The Eyres Crest

The EYRES family name emerged in the county of Derbyshire, England where they were recorded as a family of great antiquity seated at Hope. Early legend recounts that a companion of William the Conqueror named Truelove came to the assistance of William who had fallen from his horse. William's helmet was crushed over his face, impairing his ability to breath. Truelove came to William's rescue, removing his helmet and thus saving his life. According to legend, William then said "Thou shalt hereafter, from Truelove, be called Air or Eyre, because thou hast given me air to breathe." Another legend tells that a Knight named Eyre fought with Richard the Lion Heart during the Crusades and lost a leg while defending his king, which is why the family still bears a booted leg in its crest.
It is recorded that William Eyr of Hope was Keeper of the King's Forest of High Peak during the reign of Henry III in 1216. The descendants of this family were wealthy landowners in Derbyshire and Nottingham, and during the middle ages served as Sheriffs in both counties. Another branch of the family in Wiltshire distinguished themselves as parlimentarians and jurists and during the middle ages several were knighted.

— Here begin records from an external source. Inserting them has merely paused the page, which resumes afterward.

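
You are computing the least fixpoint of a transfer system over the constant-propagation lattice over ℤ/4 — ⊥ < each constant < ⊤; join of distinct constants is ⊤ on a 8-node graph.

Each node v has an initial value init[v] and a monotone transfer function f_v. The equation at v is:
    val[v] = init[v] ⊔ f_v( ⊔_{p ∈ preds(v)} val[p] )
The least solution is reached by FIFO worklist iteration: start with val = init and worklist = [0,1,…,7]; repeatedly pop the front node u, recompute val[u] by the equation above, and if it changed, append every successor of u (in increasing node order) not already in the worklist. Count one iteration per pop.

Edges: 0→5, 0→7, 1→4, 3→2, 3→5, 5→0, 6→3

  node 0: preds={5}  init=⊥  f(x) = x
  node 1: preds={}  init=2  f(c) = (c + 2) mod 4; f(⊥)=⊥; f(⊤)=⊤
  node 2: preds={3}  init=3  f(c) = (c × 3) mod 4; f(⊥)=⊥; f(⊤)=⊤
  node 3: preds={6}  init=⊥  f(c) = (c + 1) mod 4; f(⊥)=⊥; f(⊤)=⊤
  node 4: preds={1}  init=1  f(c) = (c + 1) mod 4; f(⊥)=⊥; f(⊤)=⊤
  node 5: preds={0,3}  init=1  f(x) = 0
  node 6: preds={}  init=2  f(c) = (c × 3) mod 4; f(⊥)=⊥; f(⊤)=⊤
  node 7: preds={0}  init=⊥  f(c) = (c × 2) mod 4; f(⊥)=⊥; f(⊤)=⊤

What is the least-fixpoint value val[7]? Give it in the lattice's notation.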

The Eyres emigrated to Ireland during the political fervor of the Cromwell era. The Roman Catholic Church rejected all non-believers and Protestants were encouraged to go to Ireland or the Colonies. A Colonel John Eyres accompanied General Ludlow to Ireland and purchased land in the counties of Tipperary and Galway, where there are still sites named for the family: Eyre Square in Galway City, and Eyrecourt, a small village in County Galway.